Saturday, October 28, 2017 at 6:14 PM with 1 comment(s)
The clock has strikes past twelve, but I'm still wide awake. I ate(heavy meal-dinner, treat, farewell party) for three times in a row, and the last time I finished eating was at 12.30, so the idea of going bed directly wasn't a brilliant idea.
Thinking of date, I'm feeling a bit exuberant to know that October is going to sail away. *sigh*. During these few weeks, I was cracking and got lost from radar. I looked so pathetic and lethargic yet I tried pushing myself to embrace the positiveness. I tried, at least. But I just can't help myself.
//October in Retrospective.//
As I'm cocksure people know where I'm studying right now, so must they know the struggles and tribulations I'm dealing in everyday life( I'm not saying all the people (whose boats are the same with me) facing the same problems, it is just the prologue of my own story). Long-distance familyship, the studies, the weather, all the issues are totally novel for me. After for exactly six months and half, I got so confused and worried sick about my survival here. The class for 2017 university intake has already started, but my language class is yet to finish(I will only be able to enter the university legally on November if I'm not mistaken). And from what I have been told, the semester 1 exam will be held on Jan 3rd. I'm nervous. I'm scared if I can't do well and shine brightly during the exam due to the lack of preparation (I even don't finish purchasing the books). Lololol I keep questioning myself then.

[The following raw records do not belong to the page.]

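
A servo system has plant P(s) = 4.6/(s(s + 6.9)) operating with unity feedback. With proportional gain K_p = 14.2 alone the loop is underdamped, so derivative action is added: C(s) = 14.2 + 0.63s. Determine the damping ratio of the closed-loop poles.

Forward path: (14.2 + 0.63s)·4.6/(s(s+6.9)). The closed-loop characteristic equation is s² + (6.9 + 4.6·0.63)s + 4.6·14.2 = 0.
That is s² + 9.798s + 65.32 = 0, so ω_n = 8.082 rad/s and ζ = 9.798/(2·8.082) = 0.6062.

ζ = 0.606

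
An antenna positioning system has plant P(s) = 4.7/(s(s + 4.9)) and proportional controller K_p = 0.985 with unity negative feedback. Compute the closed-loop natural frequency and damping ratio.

ω_n = 2.15 rad/s, ζ = 1.14

With unity feedback the closed-loop characteristic equation is s² + 4.9s + 0.985·4.7 = s² + 4.9s + 4.63 = 0.
Matching s² + 2ζω_n s + ω_n²: ω_n = √4.63 = 2.152 rad/s and 2ζω_n = 4.9, so ζ = 4.9/(2·2.152) = 1.14.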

The language class. Currently I'm taking a preparation class for Arabic language in Shaykh Zayed Center for Teaching Arabic to Non-Natives. I first took the class on May 18th, and this month is the last class and was actually the determinant for me to be able to get a place in university. Yes but, to get what you want, you must first be patience with what you have, I guess. I don't know how to explain this in a decent and eloquent way, but I was too tired and I just want it to end badly. Everything is different and to be honest, I loathe it. I found myself having a hard times and crying tensely for the sudden decisions that I chose- studying in Middle East, and having to use the Arabic language as the main language to communicate. I personally texted my father and purged all the remorse feeling of me learning Arabic because my dream at first place was to continue studies in English course or history. I told him that my mind works like a snail pace and I hate pressures. I feel surrender. I feel like wanted to quit and not pursuing this path for more longer. The lecturing, the nervy heart, the deadline of the assignment, the rejection, the mocking, I really want it to end as soon as possible. And if I had to face it again, my answer will be NO. Hoping that the rainbow will appear soon. One week left to sit in this class. I really want to end it in an unscathed way, really do.
Following the hard times, I suffered from a weight-gained and breakouts problem. Again, I failed to utilize my system. I seriously dont know how to inspire myself. As a girl, sometimes I do want to look pretty (or at least healthy), though I don't have any luck. I am suffocated. My self-esteem fluctuates 24/7. There's a day I feel a bit confident to go out to class or buying groceries or to dress nicely, and there's day I just locked myself in my room. My friends noticed about my physical changes and didn't realise that it was me at first. I was butthurt, seriously. It is not that I don't tried to styled and fashioned myself, but I look worst, so much. I wondered how other girls managed to help and better themselves. Everything I used and wear seemed to not working to me. I don't have my own identity anymore. I'm nervous, like real. I'm a girl, too. Or maybe I'm still not ready, as we all get things when we are fully ready for it. Bad, good, who knows.
Despite of the sorrowness, October is stil going to be my top favourite month. My mother and grandfather were born in this month. How I am super excited to celebrate along the dates. Also, I got to visit one of the historical buildings located in Cairo. For sure, the moment will be remembered.
-The time has passed. Alhamdulillah for everything. I managed to end my language class unscathed-ly. Who knows, I was duped into believing that the class was totally hell but actually my teacher has her own reasons for the madness. (Some of the) promises she made to placate us worked wonder and her lectures was such clear and lucid.(I admit it). It is easy to understand now and even the assignment could be done easily.
Also, I have entered the university. Again, wish me well.